11. However I return to the sequence of events relating to this matter and which are set out above. Quite simply when the FtT heard the present appeal on 10th June 2016, the CG case was not published. Therefore it was not in evidence before her. It did not therefore form part of the case she was hearing.
12. The judge I find, carefully reviewed the evidence which was before her, relying no doubt heavily upon the report of Dr Joffe but also on a report from Dr Khakhi, both of whom, she recorded, are renowned experts on Kurdish/Iranian affairs. Having relied upon that evidence, as she was entitled to do, she concluded that the Appellant had made out his case.
13. It is also correct to say that the Respondent raised no real challenge to either of the expert's reports (other than a sterile point about them being generic). It is hard to see therefore why the Judge is criticised for relying on that evidence. Having assessed the evidence before her the judge arrived at conclusions with reasons why the appeal should be allowed. She sets out her fully reasoned findings in [20] to [38]. Had she stopped there, I do not think that any criticism whatsoever concerning her decision, could result. Instead however she went on to say in [39] that she was "now aware" of the CG case in SSH and HR. and that she was not minded to reconvene the hearing because she had all the evidence she required before her. That was correct and it is hard to see why she seemingly decided to justify her decision, by bringing into the reasoning, a reference to the decision in SSH and HR. other than perhaps to emphasise that different evidence was before her.
14. It is correct to say that the arguments put before the CG panel, did not rely on either Appellant's ethnicity as Kurds. Indeed the CG panel specifically stated at [34] that it was not suggested to them that an individual faces risk on return on the sole basis of being Kurdish.
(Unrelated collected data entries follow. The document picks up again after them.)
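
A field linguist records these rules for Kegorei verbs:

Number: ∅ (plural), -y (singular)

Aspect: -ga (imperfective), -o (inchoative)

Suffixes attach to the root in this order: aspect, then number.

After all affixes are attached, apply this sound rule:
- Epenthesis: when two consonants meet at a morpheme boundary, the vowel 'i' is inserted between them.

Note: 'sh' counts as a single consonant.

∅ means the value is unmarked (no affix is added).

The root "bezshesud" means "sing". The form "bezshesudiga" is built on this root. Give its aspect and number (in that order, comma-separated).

imperfective, plural

Segment: bezshesud-ga.
aspect: -ga → imperfective.
number: ∅ → plural.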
15. Different information of course, was before the FtT in the present appeal. Finally, the grounds took issue with Judge Bagral reliance on 'one solitary expert' (Dr Joffe). In fact, as Miss Singh pointed out Dr Joffe's report was fully sourced and as I noted above was not seriously challenged by the Respondent. In addition Judge Bagral also relied on a report from Dr Khaki. Therefore, I find, she decided the appeal according to the evidence which was before her, evidence which was not before the CG panel. It was proper to do so.
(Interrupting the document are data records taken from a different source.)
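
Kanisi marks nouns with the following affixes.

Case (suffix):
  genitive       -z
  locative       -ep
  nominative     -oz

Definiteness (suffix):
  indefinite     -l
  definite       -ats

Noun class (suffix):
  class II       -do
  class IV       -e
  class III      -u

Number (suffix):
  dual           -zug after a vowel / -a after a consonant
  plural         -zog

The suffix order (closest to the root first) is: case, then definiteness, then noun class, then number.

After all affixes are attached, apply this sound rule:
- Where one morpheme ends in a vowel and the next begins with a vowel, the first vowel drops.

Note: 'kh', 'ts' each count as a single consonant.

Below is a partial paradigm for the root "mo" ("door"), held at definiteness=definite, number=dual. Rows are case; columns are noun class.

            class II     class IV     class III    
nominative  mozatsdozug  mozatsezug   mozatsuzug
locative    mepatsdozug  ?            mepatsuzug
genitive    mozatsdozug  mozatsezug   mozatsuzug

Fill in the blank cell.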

16. For the foregoing reasons therefore I find that the decision of the FtT discloses no error of law requiring it to be set aside. The decision stands.

Notice of Decision

The appeal of the Secretary of State is dismissed.
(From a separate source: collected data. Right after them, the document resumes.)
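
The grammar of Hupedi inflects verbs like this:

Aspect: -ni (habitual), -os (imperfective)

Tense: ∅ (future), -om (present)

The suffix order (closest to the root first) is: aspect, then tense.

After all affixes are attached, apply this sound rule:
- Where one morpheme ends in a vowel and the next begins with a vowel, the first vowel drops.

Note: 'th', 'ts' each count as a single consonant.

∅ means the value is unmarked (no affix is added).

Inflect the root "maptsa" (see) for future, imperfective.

Attach aspect imperfective -os → maptsaos.
tense = future: zero marking, form stays maptsaos.
Apply vowel deletion: maptsaos → maptsos.

maptsos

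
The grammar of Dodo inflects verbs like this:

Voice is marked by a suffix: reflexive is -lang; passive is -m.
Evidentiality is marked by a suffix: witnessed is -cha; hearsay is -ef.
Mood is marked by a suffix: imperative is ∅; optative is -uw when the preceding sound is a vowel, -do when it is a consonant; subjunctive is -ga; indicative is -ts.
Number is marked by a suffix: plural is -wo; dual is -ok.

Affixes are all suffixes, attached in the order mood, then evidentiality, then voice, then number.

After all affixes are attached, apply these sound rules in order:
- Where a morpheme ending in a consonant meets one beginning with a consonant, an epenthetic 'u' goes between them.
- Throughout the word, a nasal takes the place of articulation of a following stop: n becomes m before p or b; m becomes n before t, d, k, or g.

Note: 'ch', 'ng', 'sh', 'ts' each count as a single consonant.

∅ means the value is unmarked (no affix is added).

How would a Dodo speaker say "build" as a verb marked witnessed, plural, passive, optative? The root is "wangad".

wangadudochamuwo

Attach mood optative -do (after consonant 'd') → wangaddo.
Attach evidentiality witnessed -cha → wangaddocha.
Attach voice passive -m → wangaddocham.
Attach number plural -wo → wangaddochamwo.
Apply epenthesis: wangaddochamwo → wangadudochamuwo.
Nasal assimilation: no change.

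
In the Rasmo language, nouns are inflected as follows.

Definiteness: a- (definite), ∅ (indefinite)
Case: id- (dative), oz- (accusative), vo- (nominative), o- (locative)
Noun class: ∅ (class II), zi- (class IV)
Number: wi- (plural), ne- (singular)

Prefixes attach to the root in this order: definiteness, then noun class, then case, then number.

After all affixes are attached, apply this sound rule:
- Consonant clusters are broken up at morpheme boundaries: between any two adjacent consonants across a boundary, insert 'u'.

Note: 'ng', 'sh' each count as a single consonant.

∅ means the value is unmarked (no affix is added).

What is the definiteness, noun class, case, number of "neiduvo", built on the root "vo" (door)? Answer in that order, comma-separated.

Segment: ne-id-vo.
definiteness: ∅ → indefinite.
noun class: ∅ → class II.
case: id- → dative.
number: ne- → singular.

indefinite, class II, dative, singular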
Direction Regarding Anonymity - Rule 14 of the Tribunal Procedure (Upper Tribunal) Rules 2008

Unless and until a Tribunal or court directs otherwise, the Appellant is granted anonymity. No report of these proceedings shall directly or indirectly identify him or any member of his family. This direction applies both to the Appellant and to the Respondent. Failure to comply with this direction could lead to contempt of court proceedings.